Once upon a time a word from the Beehive could have stopped all this dead by fixing the dollar lower. Exports and tourism could then recover and the balance of payments, now in deficit to a South American level, correct after an initial “J-curve” plunge.
After all, fixed currencies at low rates, promoting exports, were a significant ingredient in the east Asian economic cubs turning into tigers.
Let’s imagine we were still in that long lost world of Beehive fiats and Cullen fixed the exchange rate in the 56-60 United States cents range. That is about the long-term trend rate.
Given that the United States dollar is relatively low at the moment, fixing it in the trend range would be fixing it relatively low. But that might not be out of line with what the market might eventually do. Markets often do overcorrect initially.
Sounds straightforward. Actually, it would probably bring on a hard landing.
Of course, Cullen won’t fix the dollar. He learnt long ago that Beehive fiats have limited effect and often perverse consequences. And, given 20 years of market forces, intervening in the exchange rate would cause a sudden loss of confidence in the regulatory system by most business, which would fear other re-regulation would follow. Investment would go on hold, costing productivity and jobs down the track.
Quite apart from that, there would be series of other consequences.

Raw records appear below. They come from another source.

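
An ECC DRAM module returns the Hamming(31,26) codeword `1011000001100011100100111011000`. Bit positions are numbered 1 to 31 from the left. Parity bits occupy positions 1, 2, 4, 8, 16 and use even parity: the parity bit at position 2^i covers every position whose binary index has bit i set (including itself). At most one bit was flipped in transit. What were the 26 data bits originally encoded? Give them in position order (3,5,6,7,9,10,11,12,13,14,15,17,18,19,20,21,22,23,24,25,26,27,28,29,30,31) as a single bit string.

s1: b1⊕b3⊕b5⊕b7⊕b9⊕b11⊕b13⊕b15⊕b17⊕b19⊕b21⊕b23⊕b25⊕b27⊕b29⊕b31 = 1⊕1⊕0⊕0⊕0⊕1⊕0⊕1⊕1⊕0⊕0⊕1⊕1⊕1⊕0⊕0 = 0
s2: b2⊕b3⊕b6⊕b7⊕b10⊕b11⊕b14⊕b15⊕b18⊕b19⊕b22⊕b23⊕b26⊕b27⊕b30⊕b31 = 0⊕1⊕0⊕0⊕1⊕1⊕0⊕1⊕0⊕0⊕0⊕1⊕0⊕1⊕0⊕0 = 0
s4: b4⊕b5⊕b6⊕b7⊕b12⊕b13⊕b14⊕b15⊕b20⊕b21⊕b22⊕b23⊕b28⊕b29⊕b30⊕b31 = 1⊕0⊕0⊕0⊕0⊕0⊕0⊕1⊕1⊕0⊕0⊕1⊕1⊕0⊕0⊕0 = 1
s8: b8⊕b9⊕b10⊕b11⊕b12⊕b13⊕b14⊕b15⊕b24⊕b25⊕b26⊕b27⊕b28⊕b29⊕b30⊕b31 = 0⊕0⊕1⊕1⊕0⊕0⊕0⊕1⊕1⊕1⊕0⊕1⊕1⊕0⊕0⊕0 = 1
s16: b16⊕b17⊕b18⊕b19⊕b20⊕b21⊕b22⊕b23⊕b24⊕b25⊕b26⊕b27⊕b28⊕b29⊕b30⊕b31 = 1⊕1⊕0⊕0⊕1⊕0⊕0⊕1⊕1⊕1⊕0⊕1⊕1⊕0⊕0⊕0 = 0
Syndrome (s16...s1) = 01100 → position 12.
Flip bit 12: corrected codeword = 1011000001110011100100111011000
Data bits at positions 3,5,6,7,9,10,11,12,13,14,15,17,18,19,20,21,22,23,24,25,26,27,28,29,30,31: 10000111001100100111011000

10000111001100100111011000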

Foreign retail lenders would recoil, though some funds managers might come back, betting on a rise when Cullen unfixed the dollar or was forced to re-fix it higher. And the price of that would be much higher interest rates — on houses, credit cards and business loans.
With more of households’ disposable income going on interest payments, there would be less for other spending. Retail spending would stall, especially spending on imports, which would become much dearer, which would in turn generate an inflationary headache for Bollard.
Profits would plunge. Businesses would be forced to lay off staff. So total spending power would drop some more.
There would be fright and hardship and that might trigger a change in attitude and behaviour. The love affair with debt would end. We might even develop a love of saving and spread those savings to other things beyond houses, as Americans and Australians do.
And Labour would go out of office in 2008, if not before.
So Cullen knows he can’t intervene much, if at all. But he does want to do something about the imbalances. Hence his request to Whitehead and Bollard to study options other than monetary policy for dampening house prices. Higher short-term interest rates have amounted to not much more than pushing on the end of a piece of string over the past two years.
The options they are to report on are setting a limit on the proportion of a house price banks can lend, requiring a higher capital-lending ratio for banks lending on houses, disallowing company structures which property investors use to reduce their tax liability and other direct interventions by the Reserve Bank.
These options prompted cries of “muldoonism” when announced in November. Not least, some worried that very small businesses, which use owners’ homes as loan collateral, would be constrained and that would cost jobs and slow economic growth.
But the idea that monetary policy should not carry the whole burden alone does have advocates — and not just among “wets”. At the least, there could be better coordination of monetary and other, including fiscal, policies, as for example, Sir Frank Holmes, for 50 years an advocate of freer markets and open trade, argued at the time the Reserve Bank Act was being enacted in 1989.
Cullen has already approved the Reserve Bank buying and selling foreign currency at the troughs and peaks of the currency cycle. So he might well cherry-pick one or two items from the smorgasbord –even if, as seems now increasingly likely, the housing crisis is passing and he doesn’t actually implement any. There is always a next time.
But that leaves him with his exchange rate problem.
He and his officials hope the dollar will gently slide and the economy progressively adjust, without too much pain but at the cost of a long, shallow trough, which some analysts are now forecasting.
But markets often move suddenly. Market forces might do what he must not do — plunge the dollar.
If so, except for the fright to business about regulation, most of the above would happen anyway: a profit plunge, higher inflation, higher interest rates, job losses and households scrambling to get their balance sheets back in order.
Either way, the politics for Cullen don’t look too good.